Helms-Burton Act Title III Attacks International Law, Cuban FM Says
Havana, Apr 17 (Prensa Latina) Cuba’s Foreign Minister, Bruno Rodriguez, has accused the Trump administration on Wednesday of attacking international law and sovereignty by activating Title III of the Helms-Burton Act, an initiative aimed at changing Cuba’s regime.Shortly after Secretary of State Mike Pompeo announced on Twitter Washington’s decision to allow claims in U.S. courts over ‘confiscated’ property (as they call nationalizations done in the wake of the triumph of the Cuban Revolution), Rodriguez expressed his strong rejection in social media.
‘This is an attack on Cuban and other States’ sovereignty, considering the extraterritorial character of Title III, aimed at depriving Cuba of foreign investments, threatening current and potential partners,’ he underscored.
‘US escalating aggressiveness against Cuba will fail. As in Bay of Pigs, we will overcome,’ he wrote regarding the celebration these days (April 19) of the first great defeat of US imperialism in Latin America, after the defeat in the 1961 over a US-led mercenary invasion through Bay of Pigs, south central Cuba.
To harden the blockade on the island, Pompeo alleged Cuba had not moved toward democracy and had ‘exported oppression to Venezuela.’
The Director General of the US Office in the Cuban Ministry of Foreign Affairs, Carlos Fernandez de Cossio, said the decision announced on Wednesday is another attempt to hit the Cuban economy, which has been the target of fierce economic war for almost 60 years.
While this measure demonstrates Washington’s ability to cause harm, it shows above all its failure to bend the will of Cubans to defend their sovereignty, he added.
Cuba Ratifies that Helms-Burton Act Is Inapplicable
The law, approved by the People’s Power National Assembly, declares that the anti-Cuba act is illegal, inapplicable and lacks any legal value or effect. ‘Consequently, any lawsuits under it by individuals or legal entities, whatever their citizenship or nationality, are null,’ the law notes.
In its second article, it reaffirms the Cuban Government’s willingness, expressed in the nationalization laws passed more than half a century ago, regarding an appropriate and fair compensation for the assets expropriated from individuals and legal entities that held the US citizenship or nationality at the time.
The Cuban Government underlined the inapplicability of the Helms-Burton Act in light of Washington’s decision, announced on Wednesday morning by US Secretary of State Mike Pompeo, to activate Title III of that law.
That title grants US citizens the possibility to file lawsuits in federal courts against those who ‘traffic’ with ‘confiscated properties’, and that authorization is extended to proprietors who were not US citizens at the time of the nationalizations.
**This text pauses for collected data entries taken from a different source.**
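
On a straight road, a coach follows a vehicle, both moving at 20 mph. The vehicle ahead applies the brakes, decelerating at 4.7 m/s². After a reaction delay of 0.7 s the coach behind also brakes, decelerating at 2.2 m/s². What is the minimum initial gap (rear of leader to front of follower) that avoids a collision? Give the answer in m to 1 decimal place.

Minimum gap ≈ 15.9 m

20 mph × 0.44704 = 8.9408 m/s.
Leader travels v²/(2a_L) = 79.938 / 9.400 = 8.504 m before stopping.
Follower covers v·t_r = 8.9408 × 0.7 = 6.259 m while reacting, then v²/(2a_F) = 79.938 / 4.400 = 18.168 m while braking, for a total of 6.259 + 18.168 = 24.427 m.
Since a_F ≤ a_L and the follower starts braking later, the follower is never slower than the leader, so the closest approach is when both have stopped.
Minimum gap = 24.427 − 8.504 = 15.923 m.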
Title III represents the extraterritorial nature of Washington’s aggressiveness against Cuba and its objective of betting on economic asphyxiation as a method to materialize its wish for a regime change in Havana.
In particular, it seeks to deprive Cuba of the foreign investments necessary for its socioeconomic development.
Shortly after Pompeo’s announcement, Cuban Foreign Minister Bruno Rodriguez strongly condemned the Helms-Burton Act and charged that it is an attack on international law and the sovereignty of Cuba and other States.
The new Constitution of the Republic of Cuba also blocks aggressions such as this law by establishing the irrevocability of the socialist system that the White House is trying to destroy.